Pragmatismo: entre tantas oportunidades de aprendizado que vivemos com consultores japoneses, selecionamos algumas pérolas, que passamos a relatar:

MARADONA – estava começando a despontar no Argentino Juniors, o que levou o GRÊMIO a convidar este clube para fazer um jogo amistoso em Porto Alegre. Havia muita gente no estádio, todos queríamos ver o novo astro do futebol mundial. Logo de início, um zagueiro tricolor deu duas entradas fortes no craque argentino – e este ficou o resto do jogo ciscando no meio do campo, já que o jogo era amistoso…
Me lembrei desta história quando, viajando ao lado do nosso consultor japonês, o senhor Miyauchi, e ele me comentou, intrigado:
– “Eu custo a entender vocês, brasileiros. Pagam caro para eu vir para cá. E, em vez de me fazerem perguntas, para que eu possa ajudá-los, tentam encobrir suas falhas, para que eu não as descubra. Muito estranho…”

O BOM CHEFE ORIENTA – Noutra oportunidade, um japonês ministrava um curso em Minas, e nos ensinava a fazer uma análise de causas, usando a prosaica espinha de peixe…
Explicou-nos que na cabeça da espinha se pode escrever um problema, ou colocar uma caixinha maior, em que, além do problema, se mencionam algumas orientações que facilitem a análise. E nos ensinou:
-“ Cada grupo pode optar se recebeu a incumbência de um bom chefe ou dum mau chefe. Se o chefe é bom, ele não passa apenas o problema: dá algumas indicações sobre o caminho a seguir. Afinal, ele ganha mais dinheiro por que tem mais informação e mais experiência do que vocês…”

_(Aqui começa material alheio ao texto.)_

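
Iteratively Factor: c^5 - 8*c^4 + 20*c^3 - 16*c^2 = (c - 4)*(c^4 - 4*c^3 + 4*c^2) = c*(c - 4)*(c^3 - 4*c^2 + 4*c) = c*(c - 4)*(c - 2)*(c^2 - 2*c) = c*(c - 4)*(c - 2)^2*(c)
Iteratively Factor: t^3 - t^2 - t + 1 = (t - 1)*(t^2 - 1) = (t - 1)^2*(t + 1)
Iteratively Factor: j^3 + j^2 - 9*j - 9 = (j - 3)*(j^2 + 4*j + 3) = (j - 3)*(j + 3)*(j + 1)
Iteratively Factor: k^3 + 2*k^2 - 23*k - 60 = (k - 5)*(k^2 + 7*k + 12) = (k - 5)*(k + 3)*(k + 4)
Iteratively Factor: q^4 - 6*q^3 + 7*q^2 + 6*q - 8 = (q + 1)*(q^3 - 7*q^2 + 14*q - 8) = (q - 2)*(q + 1)*(q^2 - 5*q + 4) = (q - 2)*(q - 1)*(q + 1)*(q - 4)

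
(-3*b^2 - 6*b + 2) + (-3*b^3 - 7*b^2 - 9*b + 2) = -3*b^3 - 10*b^2 - 15*b + 4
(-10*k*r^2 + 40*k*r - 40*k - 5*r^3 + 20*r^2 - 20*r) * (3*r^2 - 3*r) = -30*k*r^4 + 150*k*r^3 - 240*k*r^2 + 120*k*r - 15*r^5 + 75*r^4 - 120*r^3 + 60*r^2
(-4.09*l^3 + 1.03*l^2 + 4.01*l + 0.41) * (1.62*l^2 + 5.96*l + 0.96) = -6.6258*l^5 - 22.7078*l^4 + 8.7086*l^3 + 25.5526*l^2 + 6.2932*l + 0.3936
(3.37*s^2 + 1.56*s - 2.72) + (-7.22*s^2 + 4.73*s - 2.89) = -3.85*s^2 + 6.29*s - 5.61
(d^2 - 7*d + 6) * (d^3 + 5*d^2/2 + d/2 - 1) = d^5 - 9*d^4/2 - 11*d^3 + 21*d^2/2 + 10*d - 6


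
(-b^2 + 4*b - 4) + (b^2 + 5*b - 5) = 9*b - 9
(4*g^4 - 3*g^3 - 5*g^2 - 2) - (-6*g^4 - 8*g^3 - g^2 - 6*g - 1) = 10*g^4 + 5*g^3 - 4*g^2 + 6*g - 1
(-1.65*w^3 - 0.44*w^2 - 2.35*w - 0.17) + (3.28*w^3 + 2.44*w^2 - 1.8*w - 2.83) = 1.63*w^3 + 2.0*w^2 - 4.15*w - 3.0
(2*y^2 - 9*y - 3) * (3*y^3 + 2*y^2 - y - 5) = 6*y^5 - 23*y^4 - 29*y^3 - 7*y^2 + 48*y + 15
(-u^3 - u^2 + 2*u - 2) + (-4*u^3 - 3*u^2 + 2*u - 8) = -5*u^3 - 4*u^2 + 4*u - 10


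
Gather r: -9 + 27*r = 27*r - 9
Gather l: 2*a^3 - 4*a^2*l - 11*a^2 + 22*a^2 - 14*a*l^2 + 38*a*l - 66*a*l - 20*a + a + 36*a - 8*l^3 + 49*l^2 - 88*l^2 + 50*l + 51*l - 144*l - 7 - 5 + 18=2*a^3 + 11*a^2 + 17*a - 8*l^3 + l^2*(-14*a - 39) + l*(-4*a^2 - 28*a - 43) + 6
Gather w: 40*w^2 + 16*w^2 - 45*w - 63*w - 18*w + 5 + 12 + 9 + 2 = 56*w^2 - 126*w + 28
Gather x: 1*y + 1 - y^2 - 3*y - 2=-y^2 - 2*y - 1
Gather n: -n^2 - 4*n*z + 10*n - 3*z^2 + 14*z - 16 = -n^2 + n*(10 - 4*z) - 3*z^2 + 14*z - 16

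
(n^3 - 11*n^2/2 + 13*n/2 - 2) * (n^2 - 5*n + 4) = n^5 - 21*n^4/2 + 38*n^3 - 113*n^2/2 + 36*n - 8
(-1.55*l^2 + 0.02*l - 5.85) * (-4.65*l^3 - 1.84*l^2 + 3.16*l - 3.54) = 7.2075*l^5 + 2.759*l^4 + 22.2677*l^3 + 16.3142*l^2 - 18.5568*l + 20.709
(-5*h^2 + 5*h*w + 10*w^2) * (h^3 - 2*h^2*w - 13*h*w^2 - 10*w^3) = -5*h^5 + 15*h^4*w + 65*h^3*w^2 - 35*h^2*w^3 - 180*h*w^4 - 100*w^5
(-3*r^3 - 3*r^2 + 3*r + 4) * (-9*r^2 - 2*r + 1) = 27*r^5 + 33*r^4 - 24*r^3 - 45*r^2 - 5*r + 4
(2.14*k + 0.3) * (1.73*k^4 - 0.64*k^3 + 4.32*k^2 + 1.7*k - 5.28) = 3.7022*k^5 - 0.8506*k^4 + 9.0528*k^3 + 4.934*k^2 - 10.7892*k - 1.584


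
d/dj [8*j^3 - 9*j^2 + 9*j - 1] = 24*j^2 - 18*j + 9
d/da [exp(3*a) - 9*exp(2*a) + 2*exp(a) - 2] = (3*exp(2*a) - 18*exp(a) + 2)*exp(a)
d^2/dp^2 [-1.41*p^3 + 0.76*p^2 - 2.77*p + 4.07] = 1.52 - 8.46*p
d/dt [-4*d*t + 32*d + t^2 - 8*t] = -4*d + 2*t - 8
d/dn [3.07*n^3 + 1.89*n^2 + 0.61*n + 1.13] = 9.21*n^2 + 3.78*n + 0.61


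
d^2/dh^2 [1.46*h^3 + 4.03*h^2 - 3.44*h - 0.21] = 8.76*h + 8.06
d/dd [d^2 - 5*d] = 2*d - 5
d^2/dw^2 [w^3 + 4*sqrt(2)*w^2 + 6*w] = 6*w + 8*sqrt(2)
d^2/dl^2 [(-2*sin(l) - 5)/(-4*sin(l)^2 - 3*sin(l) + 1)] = (-32*sin(l)^4 - 264*sin(l)^3 + 100*sin(l)^2 + 249*sin(l) + 142)/((sin(l) + 1)^2*(4*sin(l) - 1)^3)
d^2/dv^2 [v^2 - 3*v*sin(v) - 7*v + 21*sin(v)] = 3*v*sin(v) - 21*sin(v) - 6*cos(v) + 2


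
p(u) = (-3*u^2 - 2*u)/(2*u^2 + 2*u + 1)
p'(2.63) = -0.08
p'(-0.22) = -1.80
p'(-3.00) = -0.01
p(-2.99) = -1.62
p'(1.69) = -0.18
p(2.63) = -1.29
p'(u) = (-6*u - 2)/(2*u^2 + 2*u + 1) + (-4*u - 2)*(-3*u^2 - 2*u)/(2*u^2 + 2*u + 1)^2 = 2*(-u^2 - 3*u - 1)/(4*u^4 + 8*u^3 + 8*u^2 + 4*u + 1)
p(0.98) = -0.99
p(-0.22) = 0.45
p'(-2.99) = -0.01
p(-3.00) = -1.62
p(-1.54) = -1.52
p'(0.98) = -0.41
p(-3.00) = -1.62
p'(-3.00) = -0.01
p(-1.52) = -1.51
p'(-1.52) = 0.38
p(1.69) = -1.18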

O MAMÃO – A certa altura, um dos participantes perguntou que ferramenta da qualidade se deveria utilizar sempre que estivéssemos lidando com um determinado tipo de problema. A resposta:
-“ Eu adoro vir ao Brasil. Porque gosto muito de comer mamão. Mamão é uma fruta muito cara no Japão. E é engraçado que ás vezes ele vem mole, então eu uso a colher: se vem mais duro, uso a faca e o garfo…
Ah, a propósito: alguma outra pergunta? ”
Ele poderia simplesmente ter dito “depende”. Só que eu não lembraria da resposta mais de trinta anos depois…

DIVIDIR POR 26 – Numa experiência que se estava organizando na laminação de bobinas de aço, se precisava dividir um aro desta bobina em 26 partes, medir as características de cada uma, para depois tirar uma conclusão sobre o processo.
Um dos nossos imediatamente sugeriu dividir por 24, é muito mais fácil e rápido.
O japa ficou firme:
-“ Vamos fazer com 26, que eu sei que dá certo. Com 24, eu não sei se dá”.
Muitos anos depois, descobrimos que o número 26 se baseava em longas pesquisas que levavam em conta o recobrimento das espiras, uma sobre a outra, no laminador. O nosso instrutor certamente não sabia o porquê: simplesmente, obedecia ao padrão.
Chama-se SHU – HA – RI: primeiro, obedece ao mestre; depois, tenta entender o porque; só depois, te mete a inventar novidades.

PAINÉIS DE COBRE – discutíamos, uma noite, se valia a pena colocar caros painéis de cobre em um de nossos fornos a arco, para aumentar o tempo de campanha entre paradas para refazer os refratários. O japonês não entendia a nossa dúvida. Eu argui:
– “O painel de cobre custa mais caro do que o notebook que estou usando”.
Ele respondeu, sem malícia, por raciocínio lógico e linear:
– “É, mais com o painel de cobre eu sei que se ganha dinheiro. Eu não tenho notebook”.